# Onkyo TX905 to Denon DVD 2930 problem



## Guest (Mar 8, 2008)

Has anyone had any trouble with the Onkyo 905??

I have a Denon 2930 DVD player and when i connected it to a new Onkyo TX905, it locks up the dvd player, i am using 1.3a Hdmi cable, despite the DVD player only outputting 1080i. The only fix is to unplug the DVD player, power cycle the DVD player, but it will do it again when i plug it back in.
This appears to be serious by the fact of the locking,....has anyone experienced this?? Has anyone got any ideas why this would be?? Am i missing some setting information?
Any help would be great, i have pulled my hair out over this!!!! 
:surrender:


----------



## tonyvdb (Sep 5, 2007)

Do you have a setting in the DVD players menu to output 24fps? turn it off. also set up the player to output 720p and see what happens?
Go into the Onkyo's menu and turn off the setting that controls the power on signal through HDMI (I cant off the top of my head remember what its called)


----------



## salvasol (Oct 31, 2006)

Welcome Laihe :wave::wave::wave:

I suggest to take a look at the troubleshouting on the manual ... if you can't find the answer, your best option is to contact Onkyo and Denon to get a fix :yes::yes::yes:

Good Luck


----------



## Guest (Mar 10, 2008)

Hi Tonyvdb and Salvasol, firstly Tony, thanks for the constructive ideas, i have tried what i can and no luck though i did get the serial number wrong, it is the 2910 that i have. Thats what happens when you don't double check! Any more ideas, its ok on s-video and the amp will upscale this, it is just not the preferred connection method.....
Salvasol, i have contacted onkyo and as yet i have had no answer....
thanks


----------



## tonyvdb (Sep 5, 2007)

Hmmmm, did you even try dropping the output of the Denon to 480P? Its sounding like a handshake problem between the Denon and the Onkyo. Just for interest sake did you try another HDMI cable?


----------



## Guest (Mar 14, 2008)

Yeah, tried all sorts, including the cable. I have been informed that a newer version of firmware may be the solution so have a disc coming with this firmware.
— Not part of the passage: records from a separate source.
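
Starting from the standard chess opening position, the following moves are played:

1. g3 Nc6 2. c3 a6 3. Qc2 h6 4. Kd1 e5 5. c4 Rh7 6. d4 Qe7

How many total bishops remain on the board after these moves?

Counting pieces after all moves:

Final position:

  a b c d e f g h
  ─────────────────
8│♜ · ♝ · ♚ ♝ ♞ ·│8
7│· ♟ ♟ ♟ ♛ ♟ ♟ ♜│7
6│♟ · ♞ · · · · ♟│6
5│· · · · ♟ · · ·│5
4│· · ♙ ♙ · · · ·│4
3│· · · · · · ♙ ·│3
2│♙ ♙ ♕ · ♙ ♙ · ♙│2
1│♖ ♘ ♗ ♔ · ♗ ♘ ♖│1
  ─────────────────
  a b c d e f g h


4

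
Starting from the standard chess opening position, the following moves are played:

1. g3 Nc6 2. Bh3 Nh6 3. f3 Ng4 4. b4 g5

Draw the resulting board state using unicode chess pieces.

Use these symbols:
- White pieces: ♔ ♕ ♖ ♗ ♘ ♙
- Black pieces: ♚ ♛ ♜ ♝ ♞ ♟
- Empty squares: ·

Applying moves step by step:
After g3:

♜ ♞ ♝ ♛ ♚ ♝ ♞ ♜
♟ ♟ ♟ ♟ ♟ ♟ ♟ ♟
· · · · · · · ·
· · · · · · · ·
· · · · · · · ·
· · · · · · ♙ ·
♙ ♙ ♙ ♙ ♙ ♙ · ♙
♖ ♘ ♗ ♕ ♔ ♗ ♘ ♖


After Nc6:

♜ · ♝ ♛ ♚ ♝ ♞ ♜
♟ ♟ ♟ ♟ ♟ ♟ ♟ ♟
· · ♞ · · · · ·
· · · · · · · ·
· · · · · · · ·
· · · · · · ♙ ·
♙ ♙ ♙ ♙ ♙ ♙ · ♙
♖ ♘ ♗ ♕ ♔ ♗ ♘ ♖


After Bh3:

♜ · ♝ ♛ ♚ ♝ ♞ ♜
♟ ♟ ♟ ♟ ♟ ♟ ♟ ♟
· · ♞ · · · · ·
· · · · · · · ·
· · · · · · · ·
· · · · · · ♙ ♗
♙ ♙ ♙ ♙ ♙ ♙ · ♙
♖ ♘ ♗ ♕ ♔ · ♘ ♖


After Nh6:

♜ · ♝ ♛ ♚ ♝ · ♜
♟ ♟ ♟ ♟ ♟ ♟ ♟ ♟
· · ♞ · · · · ♞
· · · · · · · ·
· · · · · · · ·
· · · · · · ♙ ♗
♙ ♙ ♙ ♙ ♙ ♙ · ♙
♖ ♘ ♗ ♕ ♔ · ♘ ♖


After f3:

♜ · ♝ ♛ ♚ ♝ · ♜
♟ ♟ ♟ ♟ ♟ ♟ ♟ ♟
· · ♞ · · · · ♞
· · · · · · · ·
· · · · · · · ·
· · · · · ♙ ♙ ♗
♙ ♙ ♙ ♙ ♙ · · ♙
♖ ♘ ♗ ♕ ♔ · ♘ ♖


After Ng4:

♜ · ♝ ♛ ♚ ♝ · ♜
♟ ♟ ♟ ♟ ♟ ♟ ♟ ♟
· · ♞ · · · · ·
· · · · · · · ·
· · · · · · ♞ ·
· · · · · ♙ ♙ ♗
♙ ♙ ♙ ♙ ♙ · · ♙
♖ ♘ ♗ ♕ ♔ · ♘ ♖


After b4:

♜ · ♝ ♛ ♚ ♝ · ♜
♟ ♟ ♟ ♟ ♟ ♟ ♟ ♟
· · ♞ · · · · ·
· · · · · · · ·
· ♙ · · · · ♞ ·
· · · · · ♙ ♙ ♗
♙ · ♙ ♙ ♙ · · ♙
♖ ♘ ♗ ♕ ♔ · ♘ ♖


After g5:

♜ · ♝ ♛ ♚ ♝ · ♜
♟ ♟ ♟ ♟ ♟ ♟ · ♟
· · ♞ · · · · ·
· · · · · · ♟ ·
· ♙ · · · · ♞ ·
· · · · · ♙ ♙ ♗
♙ · ♙ ♙ ♙ · · ♙
♖ ♘ ♗ ♕ ♔ · ♘ ♖



  a b c d e f g h
  ─────────────────
8│♜ · ♝ ♛ ♚ ♝ · ♜│8
7│♟ ♟ ♟ ♟ ♟ ♟ · ♟│7
6│· · ♞ · · · · ·│6
5│· · · · · · ♟ ·│5
4│· ♙ · · · · ♞ ·│4
3│· · · · · ♙ ♙ ♗│3
2│♙ · ♙ ♙ ♙ · · ♙│2
1│♖ ♘ ♗ ♕ ♔ · ♘ ♖│1
  ─────────────────
  a b c d e f g h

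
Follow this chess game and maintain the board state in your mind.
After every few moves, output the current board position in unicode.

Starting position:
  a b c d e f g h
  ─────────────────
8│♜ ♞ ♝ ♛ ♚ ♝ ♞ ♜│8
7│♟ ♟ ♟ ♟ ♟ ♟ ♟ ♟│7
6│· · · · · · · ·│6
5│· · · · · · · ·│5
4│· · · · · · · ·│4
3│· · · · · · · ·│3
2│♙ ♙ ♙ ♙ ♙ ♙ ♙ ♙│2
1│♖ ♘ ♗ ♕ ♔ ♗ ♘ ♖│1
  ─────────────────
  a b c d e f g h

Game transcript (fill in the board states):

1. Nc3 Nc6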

I have gone out and purchased a new Toshiba HD-EP35 dvd player and that does not play sound sometimes, sometimes it doesn't play dts, sometimes it plays on PCM, all with the same dvd disc, through HDMI. Is there any known firmware problems with the ONkyo 905, i know there is with the 605 and that is related to the audio bitstream, so surely this is nearly the same???
What do you think??


----------



## Guest (Mar 14, 2008)

And Onkyo got back to me informing me that they didn't have a clue!! I have since got back to them with the new unfortunate senario!!

Thanks to anyone that can help!!!!?????


----------